My friend now mentioned to the Khansamah, a very old but very active and intelligent man, the sight we had seen on the road—the regiment of monkeys.
"Ah!" exclaimed the old man, "it is about the time."
"What time?"
"Well, Sahib, about every five years that tribe comes up the country to pay a visit to this place; and another tribe comes about the same time from the up-country—the hills. They meet in a jungle behind the old Hindoo temple, and there embrace each other as though they were human beings and old friends who had been parted for a length of time. I have seen in that jungle as many as four or five thousand. The Brahmins say that one large tribe comes all the way from Ajmere, and another from the southern side of the country, and from Nepal and Tirhoot. There were hundreds of monkeys here this morning, but now I do not see one.
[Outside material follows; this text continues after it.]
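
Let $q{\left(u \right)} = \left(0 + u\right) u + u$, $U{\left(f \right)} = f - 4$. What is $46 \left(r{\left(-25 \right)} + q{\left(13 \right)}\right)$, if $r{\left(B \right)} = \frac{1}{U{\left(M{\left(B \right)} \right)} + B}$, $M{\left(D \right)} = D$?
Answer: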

I suppose they have gone to welcome their friends."
The sowars who had been deputed to follow the tribe now rode up, and reported that in the vicinity of the old temple there was an army of apes—an army of forty thousand! One of the sowars, in the true spirit of Oriental exaggeration, expressed himself to the effect that it would be easier to count the hairs of one's head than the number there assembled.
"Let us go and look at them," I suggested, "and by the time we return the lady may be stirring."
"But we will not go on foot," said my friend; "we will ride the sowars' horses. In the first place, I have an instinctive horror of apes, and should like to have the means of getting away from them speedily, if they became too familiar or offensive. In the second place, I do not wish to fatigue myself by taking so long a walk in the heat of the day."
We mounted the horses, and were soon at the spot indicated by the sowars. There were not so many as had been represented; but I am speaking very far within bounds when I state that there could not have been fewer than eight thousand, and some of them of an enormous size. I could scarcely have believed that there were so many monkeys in the world if I had not visited Benares, and heard of the tribes at Gibraltar. Their sticks, which were thrown together in a heap, formed a very large stack of wood.
"What is this?" my friend said to one of the Brahmins; for since his appointment he had never heard of this gathering of apes.